Biotechnology helps farmers with high yielding, pest and drought resistant and early
maturing variety crops. These attributes as you will agree with me are exactly what we
need in Ghana to overcome the problems of increasing crop yields. Poor linkages
between research institutions and farmers currently prevent the benefits of
biotechnology from reaching our farmers. Also, most of the research institutes lack
modern equipment and skilled manpower to produce these innovations needed.
Irrigation
Irrigations can help solve two basic problems often faced by farmers. One is to increase
farmland and the other is by helping to convert seasonal lands into all year cultivation.

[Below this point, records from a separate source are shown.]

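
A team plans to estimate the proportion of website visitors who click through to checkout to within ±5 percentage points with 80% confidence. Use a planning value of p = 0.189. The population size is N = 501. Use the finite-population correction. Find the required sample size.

n = 85

For a proportion with margin E = 0.05 at 80% confidence, z = 1.282.
n = p̂(1−p̂)(z/E)² = 0.189 × 0.811 × (1.282/0.05)² = 100.77 — call this n₀.
Finite-population correction with N = 501: n = n₀ / (1 + (n₀−1)/N) = 100.77 / 1.199 = 84.05
Round up: n = 85.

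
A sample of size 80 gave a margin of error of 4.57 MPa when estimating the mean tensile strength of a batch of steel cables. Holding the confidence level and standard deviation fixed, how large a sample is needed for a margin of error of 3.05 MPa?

n = 180

Margin of error scales as 1/√n, so n₂ = n₁·(E₁/E₂)².
n₂ = 80 × (4.57/3.05)² = 80 × 2.245 = 179.60
Round up: n₂ = 180.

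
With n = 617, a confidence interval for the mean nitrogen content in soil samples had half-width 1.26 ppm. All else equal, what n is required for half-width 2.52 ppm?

n = 155

Margin of error scales as 1/√n, so n₂ = n₁·(E₁/E₂)².
n₂ = 617 × (1.26/2.52)² = 617 × 0.25 = 154.25
Round up: n₂ = 155.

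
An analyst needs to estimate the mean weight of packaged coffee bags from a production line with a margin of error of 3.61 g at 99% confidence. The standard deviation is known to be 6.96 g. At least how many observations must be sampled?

25

For a mean, the margin of error is E = z·σ/√n, so n = (zσ/E)².
At 99% confidence, z = 2.576.
n = (2.576 × 6.96 / 3.61)² = 24.67
Round up: n = 25.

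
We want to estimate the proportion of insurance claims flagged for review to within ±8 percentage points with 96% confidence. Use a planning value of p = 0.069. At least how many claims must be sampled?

n = 43

For a proportion with margin E = 0.08 at 96% confidence, z = 2.054.
n = p̂(1−p̂)(z/E)² = 0.069 × 0.931 × (2.054/0.08)² = 42.35
Round up: n = 43.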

We shall look at the former in the next section. In the mean time let us examine how
irrigation can increase farm yields on the same piece of land. In dry climates where
rainfall is low and often seasonal, crop cultivation can only be possible in some seasons
of the year. Irrigation can enable farmers to make good use of land during the offseason to produce crops. In this case the total yield harvested yearly on the same piece
of land increases. Irrigation enables the use of technology such as farm equipment,
chemicals and HYVs since farmers are sure of expected yields without fear of weather
vagaries. Most of the successes of the Green Revolution in Asia were due to the
suitable conditions for irrigation. The failure of the Green Revolution in Sub-Saharan
Africa is attributable to poor irrigation development.
Labour Intensification
All the interventions we have discussed so far may best be placed under capital inputs.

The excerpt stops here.